Here’s what Patrick Thompson suggests:

“We recommend starting small and prioritizing the metrics and events you care about. Think of analytics as a feature, ship the MVP, and then continue to invest over time as the data maturity or your organization grows.” 

Patrick Thompson, CEO & Co-Founder @ Iteratively

5. Running experiments

Once you have a list of experiments, it’s important to ensure they are prioritized using the RICE method.

It’s also important to follow best practices.

Be systematic with your experiments. After you’ve committed to which ones you will work on, carry them out in an arranged order—and always test one thing at a time.

Include the team in the planning process. Schedule time with your squad to ensure that all ideas and initiatives are heard.

Kill your darlings. Your favorite idea might not be the one that will drive PLG. Try and keep personal opinions out of the planning process and be brutally honest.

Set expectations with timelines. Know for how long you’re going to run your experiments, and allow for other factors such as low traffic.

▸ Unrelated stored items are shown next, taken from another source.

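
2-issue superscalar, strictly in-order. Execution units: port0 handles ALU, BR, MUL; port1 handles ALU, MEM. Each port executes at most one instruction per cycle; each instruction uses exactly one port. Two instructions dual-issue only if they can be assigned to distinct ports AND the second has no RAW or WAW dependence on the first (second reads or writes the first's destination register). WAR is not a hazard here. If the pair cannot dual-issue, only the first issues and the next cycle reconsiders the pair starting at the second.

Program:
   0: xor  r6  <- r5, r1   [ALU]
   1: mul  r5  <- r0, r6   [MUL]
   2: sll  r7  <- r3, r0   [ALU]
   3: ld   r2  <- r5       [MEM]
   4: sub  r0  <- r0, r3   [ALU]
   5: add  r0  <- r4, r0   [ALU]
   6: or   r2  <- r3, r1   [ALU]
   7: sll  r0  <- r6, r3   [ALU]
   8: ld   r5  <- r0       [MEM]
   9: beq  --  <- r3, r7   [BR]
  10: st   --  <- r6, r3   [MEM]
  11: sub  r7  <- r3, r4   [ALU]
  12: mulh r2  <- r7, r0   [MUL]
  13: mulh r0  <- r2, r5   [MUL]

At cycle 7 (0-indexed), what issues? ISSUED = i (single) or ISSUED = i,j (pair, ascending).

ISSUED = 12

[0] i0  xor.ALU  -- RAW r6
[1] i1+i2  mul.MUL+sll.ALU  -- 2-wide
[2] i3+i4  ld.MEM+sub.ALU  -- 2-wide
[3] i5+i6  add.ALU+or.ALU  -- 2-wide
[4] i7  sll.ALU  -- RAW r0
[5] i8+i9  ld.MEM+beq.BR  -- 2-wide
[6] i10+i11  st.MEM+sub.ALU  -- 2-wide
[7] i12  mulh.MUL  -- no-port MUL/MUL
[8] i13  mulh.MUL  -- tail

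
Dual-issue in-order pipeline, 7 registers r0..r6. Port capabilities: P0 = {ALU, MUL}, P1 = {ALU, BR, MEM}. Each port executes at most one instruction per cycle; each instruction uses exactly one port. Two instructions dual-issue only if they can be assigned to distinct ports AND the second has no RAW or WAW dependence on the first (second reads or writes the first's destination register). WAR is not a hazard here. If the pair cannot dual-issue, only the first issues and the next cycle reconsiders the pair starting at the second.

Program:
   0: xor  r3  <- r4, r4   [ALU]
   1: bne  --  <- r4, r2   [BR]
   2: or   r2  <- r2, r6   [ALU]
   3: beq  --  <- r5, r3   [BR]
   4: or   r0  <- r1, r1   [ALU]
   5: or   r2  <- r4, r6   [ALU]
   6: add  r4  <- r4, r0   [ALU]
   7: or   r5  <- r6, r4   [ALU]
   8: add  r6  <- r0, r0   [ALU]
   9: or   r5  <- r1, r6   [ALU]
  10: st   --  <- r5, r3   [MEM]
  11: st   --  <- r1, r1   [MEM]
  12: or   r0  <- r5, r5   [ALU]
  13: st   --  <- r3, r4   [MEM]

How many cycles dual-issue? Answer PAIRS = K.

0. xor.ALU;bne.BR @i0+i1  | pair
1. or.ALU;beq.BR @i2+i3  | pair
2. or.ALU;or.ALU @i4+i5  | pair
3. add.ALU @i6  | RAW r4
4. or.ALU;add.ALU @i7+i8  | pair
5. or.ALU @i9  | RAW r5
6. st.MEM @i10  | no-port MEM/MEM
7. st.MEM;or.ALU @i11+i12  | pair
8. st.MEM @i13  | tail

PAIRS = 5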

Keep metrics at the top of your head. Always focus on what you’re doing around your key metrics, if it’s retention, always come back to what you can do to improve it even more. 

6. Measure, learn, repeat

The retrospective is as important as the actual experiment and it’s important to share all learnings—good or bad. Get all the team together and block off a couple of hours to go through the experiment. Try using some of these techniques to keep growing and improving:

  1. Send out a feedback form before the meeting. Ask the team what went well, what didn’t go so well, and what they learned from it all
  2. Encourage a ‘Town Hall’ type of feedback session. Make feedback sessions open and encourage everyone to contribute.
  3. Include remote and in-house team members. A tool like Miro can help everyone to have a say in real-time
  4. Document everything. Find a tool that works for you. For example, you could use Notion to create a space where anybody could go into and know exactly how your experiments are going. Visibility is paramount to PLG.
  5. Take the negatives into your next experiment. Use them to learn and make sure that you don’t make the same mistakes twice.